On Statistical Rates of Conditional Diffusion Transformers: Approximation, Estimation and Minimax Optimality

TL;DR

This paper analyzes the statistical approximation and estimation rates of conditional diffusion transformers, establishing their minimax optimality under various data assumptions and providing insights for improving DiT models.

Contribution

It offers a comprehensive theoretical analysis of conditional DiTs, including approximation bounds, estimation rates, and minimax optimality, under multiple data assumptions.

Findings

Conditional DiTs achieve minimax optimality under certain data assumptions.

Latent DiTs outperform conditional DiTs in approximation and estimation.

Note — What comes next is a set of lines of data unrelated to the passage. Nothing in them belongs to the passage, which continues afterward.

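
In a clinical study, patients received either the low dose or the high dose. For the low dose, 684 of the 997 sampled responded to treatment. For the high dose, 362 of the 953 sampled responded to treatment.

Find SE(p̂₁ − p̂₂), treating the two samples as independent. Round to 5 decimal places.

0.02152

First, p̂₁ = 684/997 = 0.6861; p̂₂ = 362/953 = 0.3799.
The two standard errors are √(0.6861×0.3139/997) = 0.01470 and √(0.3799×0.6201/953) = 0.01572.
Because the samples are independent, SE_diff = √(0.01470² + 0.01572²) = 0.02152.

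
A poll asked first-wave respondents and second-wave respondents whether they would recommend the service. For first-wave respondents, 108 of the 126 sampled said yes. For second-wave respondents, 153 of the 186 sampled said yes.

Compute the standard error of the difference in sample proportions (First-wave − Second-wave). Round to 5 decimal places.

Sample proportions: 108/126 = 0.8571, 153/186 = 0.8226.
Each SE is √(p̂(1−p̂)/n): √(0.8571·0.1429/126) = 0.03118 and √(0.8226·0.1774/186) = 0.02801.
SE(p̂₁ − p̂₂) = √(SE₁² + SE₂²) = √(0.0009721924 + 0.0007845601) = 0.04191, since the two samples are independent.

0.04191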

Theoretical bounds guide the development of more efficient DiT models.

Abstract

We investigate the approximation and estimation rates of conditional diffusion transformers (DiTs) with classifier-free guidance. We present a comprehensive analysis for ``in-context'' conditional DiTs under four common data assumptions. We show that both conditional DiTs and their latent variants lead to the minimax optimality of unconditional DiTs under identified settings. Specifically, we discretize the input domains into infinitesimal grids and then perform a term-by-term Taylor expansion on the conditional diffusion score function under H\"older smooth data assumption. This enables fine-grained use of transformers' universal approximation through a more detailed piecewise constant approximation and hence obtains tighter bounds. Additionally, we extend our analysis to the latent setting under the linear latent subspace assumption. We not only show that latent conditional DiTs achieve lower bounds than conditional DiTs both in approximation and estimation, but also show the minimax optimality of latent unconditional DiTs. Our findings establish statistical limits for conditional and unconditional DiTs, and offer practical guidance toward developing more efficient and accurate DiT models.